The Rp1,000 coin was reminted again, this time as a unimetallic coin made out of nickel-plated steel, in 2010. It was first announced on 20 July of that year. Its obverse contains the national emblem Garuda Pancasila and the lettering "1000 RUPIAH," while its reverse depicts the West Javanese musical instrument angklung and the Gedung Sate complex in its capital Bandung together with the letterings "ANGKLUNG" and "2010." Its diameter is 24.15 mm, is 1.6 mm thick, weighs 4.5 g, and has a smooth edge.

==Third issue (2016)==
The Rp1,000 coins were redesigned on 19 December 2016. Its obverse now features the national hero I Gusti Ketut Puja, the national emblem Garuda Pancasila, and the lettering "REPUBLIK INDONESIA." Meanwhile, the reverse now contains the lettering "BANK INDONESIA," "1000 RUPIAH," and "2016," as well as a relief in the form of circles encircling its inner edge. Coins of this kind are minted with nickel-plated steel, weigh 4.5 g, have a 24.1 mm diameter, is 1.45 mm thick, and has a smooth edge.
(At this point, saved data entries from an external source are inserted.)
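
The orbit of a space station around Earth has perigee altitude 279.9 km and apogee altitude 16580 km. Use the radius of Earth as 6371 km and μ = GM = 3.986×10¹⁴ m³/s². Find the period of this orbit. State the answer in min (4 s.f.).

r_p = 6371 + 279.9 = 6650.9 km = 6.6509×10⁶ m.
r_a = 6371 + 16580 = 22951 km = 2.2951×10⁷ m.
Semi-major axis a = (r_p + r_a)/2 = (6650.9 + 22951)/2 = 14801 km = 1.480×10⁷ m.
By Kepler's third law T = 2π√(a³/μ) = 2π × 2.852×10³ = 1.792×10⁴ s.
= 298.7 min.

T ≈ 298.7 min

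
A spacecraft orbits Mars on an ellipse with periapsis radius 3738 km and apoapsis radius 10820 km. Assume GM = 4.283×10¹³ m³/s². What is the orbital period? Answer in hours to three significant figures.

T ≈ 5.24 hours

Semi-major axis a = (r_p + r_a)/2 = (3738.0 + 10820)/2 = 7279.0 km = 7.279×10⁶ m.
By Kepler's third law T = 2π√(a³/μ) = 2π × 3.001×10³ = 1.885×10⁴ s.
= 5.237 hours.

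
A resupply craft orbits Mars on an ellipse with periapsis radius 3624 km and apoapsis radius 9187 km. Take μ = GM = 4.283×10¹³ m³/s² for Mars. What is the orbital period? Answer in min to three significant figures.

T ≈ 259 min

Semi-major axis a = (r_p + r_a)/2 = (3624.0 + 9187.0)/2 = 6405.5 km = 6.406×10⁶ m.
By Kepler's third law T = 2π√(a³/μ) = 2π × 2.477×10³ = 1.556×10⁴ s.
= 259.4 min.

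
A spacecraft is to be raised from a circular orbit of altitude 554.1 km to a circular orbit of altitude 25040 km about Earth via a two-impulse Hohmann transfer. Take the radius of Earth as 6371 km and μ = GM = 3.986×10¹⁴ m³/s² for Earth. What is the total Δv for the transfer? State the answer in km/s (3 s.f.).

r₁ = 6371 + 554.1 = 6925.1 km = 6.9251×10⁶ m.
r₂ = 6371 + 25040 = 31411 km = 3.1411×10⁷ m.
Transfer ellipse a_t = (r₁ + r₂)/2 = 1.917×10⁷ m.
At r₁: circular v_c1 = √(μ/r₁) = 7587 m/s; transfer-perigee v_p = √[μ(2/r₁ − 1/a_t)] = 9712 m/s.
Δv₁ = v_p − v_c1 = 2125 m/s.
At r₂: circular v_c2 = √(μ/r₂) = 3562 m/s; transfer-apogee v_a = √[μ(2/r₂ − 1/a_t)] = 2141 m/s.
Δv₂ = v_c2 − v_a = 1421 m/s.
Total Δv = Δv₁ + Δv₂ = 3546 m/s = 3.546 km/s.

Δv_total ≈ 3.55 km/s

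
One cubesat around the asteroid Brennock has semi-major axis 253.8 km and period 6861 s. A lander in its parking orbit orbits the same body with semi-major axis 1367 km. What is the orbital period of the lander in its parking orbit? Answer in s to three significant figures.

T₂ ≈ 85800 s

Kepler's third law: T² ∝ a³, so T₂ = T₁ (a₂/a₁)^(3/2).
a₂/a₁ = 5.386, (a₂/a₁)^(3/2) = 12.50.
T₂ = 6861 × 12.50 = 85760 s.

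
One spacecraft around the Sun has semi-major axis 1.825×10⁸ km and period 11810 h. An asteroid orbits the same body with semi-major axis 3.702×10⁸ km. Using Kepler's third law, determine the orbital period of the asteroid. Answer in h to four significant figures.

Kepler's third law: T² ∝ a³, so T₂ = T₁ (a₂/a₁)^(3/2).
a₂/a₁ = 2.028, (a₂/a₁)^(3/2) = 2.889.
T₂ = 11810 × 2.889 = 34120 h.

T₂ ≈ 34120 h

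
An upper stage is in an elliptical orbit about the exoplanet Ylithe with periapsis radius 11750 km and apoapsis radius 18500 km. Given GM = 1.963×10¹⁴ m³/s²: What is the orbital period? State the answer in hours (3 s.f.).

T ≈ 7.33 hours

Semi-major axis a = (r_p + r_a)/2 = (11750 + 18500)/2 = 15125 km = 1.512×10⁷ m.
By Kepler's third law T = 2π√(a³/μ) = 2π × 4.198×10³ = 2.638×10⁴ s.
= 7.328 hours.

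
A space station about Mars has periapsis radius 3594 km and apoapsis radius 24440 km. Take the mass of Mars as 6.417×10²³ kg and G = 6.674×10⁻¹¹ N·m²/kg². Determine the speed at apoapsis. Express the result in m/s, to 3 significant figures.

μ = GM = 6.674×10⁻¹¹ × 6.417×10²³ = 4.283×10¹³ m³/s².
Semi-major axis a = (r_p + r_a)/2 = 14017 km = 1.402×10⁷ m.
Vis-viva: v² = μ(2/r − 1/a) = 4.283×10¹³ × (8.183×10⁻⁸ − 7.134×10⁻⁸) = 4.493×10⁵ m²/s².
v = 670.3 m/s.

v ≈ 670 m/s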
==Non-circulating commemorative coin (1970)==
Alongside the three circulating coins, the Bank of Indonesia also once minted a silver Rp1,000 non-circulating coin to commemorate Indonesia's 25th independence anniversary in 1970. This coin weighs 40 g, has a diameter of 55 mm, and has a reeded edge. On the obverse is the national emblem Garuda Pancasila, the Bank of Indonesia's logo, and the lettering "1945-1970" and "1000 RUPIAH" alongside the year of issue (1970). Meanwhile, the reverse of the coin features General Sudirman's portrait as well as the lettering "25 TAHUN KEMERDEKAAN" and "REPUBLIK INDONESIA."